今回も沢山の応募ありがとうございました!今回の応募作はバラエティに富み、本当に読んでいて楽しい選考になりました。ご自身の思いや描きたいテーマをしっかりと読者に伝わるよう、考え抜いて描かれたもの、その年代ならではのテーマを掘り下げて描いたもの、物語の構造で驚かせるもの等など、次はどんな作品に出会えるのだろうとワクワクしながら読んでいました。ご自身の今持っている特性を大事にして、それがさらに読者に伝わるように技術を上げ、またその特性を磨いて、他の誰でもないご自身だけの作風を育てていっていただきたいです。

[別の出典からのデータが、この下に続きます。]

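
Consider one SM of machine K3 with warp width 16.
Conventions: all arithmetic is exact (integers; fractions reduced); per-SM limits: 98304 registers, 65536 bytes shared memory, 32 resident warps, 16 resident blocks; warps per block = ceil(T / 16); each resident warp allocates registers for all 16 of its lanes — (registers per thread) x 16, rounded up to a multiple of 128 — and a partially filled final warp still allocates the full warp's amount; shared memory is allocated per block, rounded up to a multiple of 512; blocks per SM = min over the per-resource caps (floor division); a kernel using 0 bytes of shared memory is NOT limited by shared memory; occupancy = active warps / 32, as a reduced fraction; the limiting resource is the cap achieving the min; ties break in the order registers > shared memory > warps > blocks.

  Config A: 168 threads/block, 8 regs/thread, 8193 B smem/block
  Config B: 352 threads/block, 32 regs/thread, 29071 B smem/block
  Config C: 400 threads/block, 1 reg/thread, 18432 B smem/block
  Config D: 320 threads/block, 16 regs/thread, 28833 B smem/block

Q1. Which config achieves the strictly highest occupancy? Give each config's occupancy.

occupancies: A 11/16, B 11/16, C 25/32, D 5/8

Answer: C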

さらに成長した応募者の皆様の作品にまた出会えることを楽しみにしています!

松本直也先生総評

目にみえる読者がネット上の声になっているので仕方ない事ではあるんですが、青年誌的なドラマ重視な作品が多く、キャラクターエンタメに特化した漫画が一つも無かったのは残念でした。今の時代に放つのが最も難しいジャンルの一つだとは思うんですが、時代に合わせた形で挑戦する作家さんや編集さんがもっと出てくるといいなと思います。その中で「伝説のバンド」は個々のキャラクターや作家性のノリに魅力がありましたし、一番エンタメに対しての意識も高いと感じました。